Zanim rzucisz jakąś sumę będącą pokłosiem pracy twojej skażonej serialami o bogaczach wyobraźni weź pod uwagę jeszcze jedną zasadę tego niezwykłego konkursu: wygrywa ten z pięciu graczy, który na czeku wpisze najniższą sumę. Zwycięzca dostanie to co wpisał, pozostali czterej gracze nie dostaną nic. Co wpisujesz?
Nie ma tu żadnych zobowiązań, żadnego długu, który będziesz musiał spłacać za złożenie zwycięskiej oferty. Zwycięski gracz otrzymuje dokładną sumę pieniędzy, o którą prosił, bez zadawania pytań. Pieniądze będą również rosły w tempie inflacji , co oznacza, że jeśli je zamkniesz, ich wartość nie ulegnie erozji z czasem. Wreszcie, jest to tajne głosowanie: nie możesz znać odpowiedzi, której udzielił ktoś inny, a oni nie mogą znać Twojej. I pamiętaj, jeśli wygrasz, będziesz musiał przeżyć, za to co otrzymasz.
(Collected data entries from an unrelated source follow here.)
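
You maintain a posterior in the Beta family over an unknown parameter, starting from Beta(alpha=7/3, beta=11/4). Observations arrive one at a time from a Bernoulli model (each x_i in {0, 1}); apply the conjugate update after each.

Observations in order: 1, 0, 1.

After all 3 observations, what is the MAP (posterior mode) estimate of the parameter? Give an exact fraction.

obs 1: x=1 → posterior Beta(10/3, 11/4)
obs 2: x=0 → posterior Beta(10/3, 15/4)
obs 3: x=1 → posterior Beta(13/3, 15/4)

40/73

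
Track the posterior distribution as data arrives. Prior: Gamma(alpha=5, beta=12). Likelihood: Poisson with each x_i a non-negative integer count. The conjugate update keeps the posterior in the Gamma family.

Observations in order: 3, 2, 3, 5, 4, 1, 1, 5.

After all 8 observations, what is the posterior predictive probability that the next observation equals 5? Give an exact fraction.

obs 1: x=3 → posterior Gamma(8, 13)
obs 2: x=2 → posterior Gamma(10, 14)
obs 3: x=3 → posterior Gamma(13, 15)
obs 4: x=5 → posterior Gamma(18, 16)
obs 5: x=4 → posterior Gamma(22, 17)
obs 6: x=1 → posterior Gamma(23, 18)
obs 7: x=1 → posterior Gamma(24, 19)
obs 8: x=5 → posterior Gamma(29, 20)

4247293159014400000000000000000000000000000/300839436292598397144413367801085458207819027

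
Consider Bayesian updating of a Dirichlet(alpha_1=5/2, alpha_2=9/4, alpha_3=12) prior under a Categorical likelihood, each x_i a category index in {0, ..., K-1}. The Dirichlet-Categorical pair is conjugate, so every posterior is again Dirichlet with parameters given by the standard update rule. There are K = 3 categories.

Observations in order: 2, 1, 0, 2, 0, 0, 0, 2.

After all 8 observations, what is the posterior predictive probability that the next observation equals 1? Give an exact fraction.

obs 1: x=2 → posterior Dirichlet(5/2, 9/4, 13)
obs 2: x=1 → posterior Dirichlet(5/2, 13/4, 13)
obs 3: x=0 → posterior Dirichlet(7/2, 13/4, 13)
obs 4: x=2 → posterior Dirichlet(7/2, 13/4, 14)
obs 5: x=0 → posterior Dirichlet(9/2, 13/4, 14)
obs 6: x=0 → posterior Dirichlet(11/2, 13/4, 14)
obs 7: x=0 → posterior Dirichlet(13/2, 13/4, 14)
obs 8: x=2 → posterior Dirichlet(13/2, 13/4, 15)

13/99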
Wiem, wiem, za chwilę zaczniecie mnożyć problemy i mówić dlaczego tego się nie da zaplanować, przewidzieć, policzyć. Gdybyście jednak na chwilę odłożyli na bok malkontenctwo i krytycyzm może wykonanie takiego zadania zbliży Was do określenia tego co znaczy „wystarczająco dużo”.
Podsumowując: O czym warto pamiętać?
Po pierwsze, poziom naszych aspiracji zależy od tego, co osiągaliśmy w przeszłości. Jeżeli zarobki rosną, nasze aspiracje zwykle rosną wraz z nimi. Gonienie króliczka. Rosnące aspiracje to większa presja do gromadzenia i zarabiania, i duże wyzwanie dla naszego dobrostanu.
Po drugie, nasze aspiracje zależą od tego co osiągają inni, z którymi się porównujemy. Jeżeli inni wokół zaczynają zarabiać więcej niż my, może się zdarzyć, że ich zarobki prowadzą do zmniejszenia naszego zadowolenia z życia.
Po trzecie, nasze aspiracje zależą od tego, jak bardzo wierzymy, że zwiększenie dochodu przyczyni się do naszego szczęścia. Będąc przekonanym, że pieniądze są źródłem szczęścia, wzmacniam w swoim umyśle fundament pod nadmierne oczekiwania wobec przyszłości.
Po czwarte, jeżeli teraz nie jesteśmy zadowoleni z tego co mamy, choć to prawdopodobnie znacznie więcej niż mieliśmy w przeszłości, dlaczego sądzimy, że mając więcej bylibyśmy szczęśliwsi?
I tutaj skończę, bo jak mawiają Anglosasi: „Enough is enough”.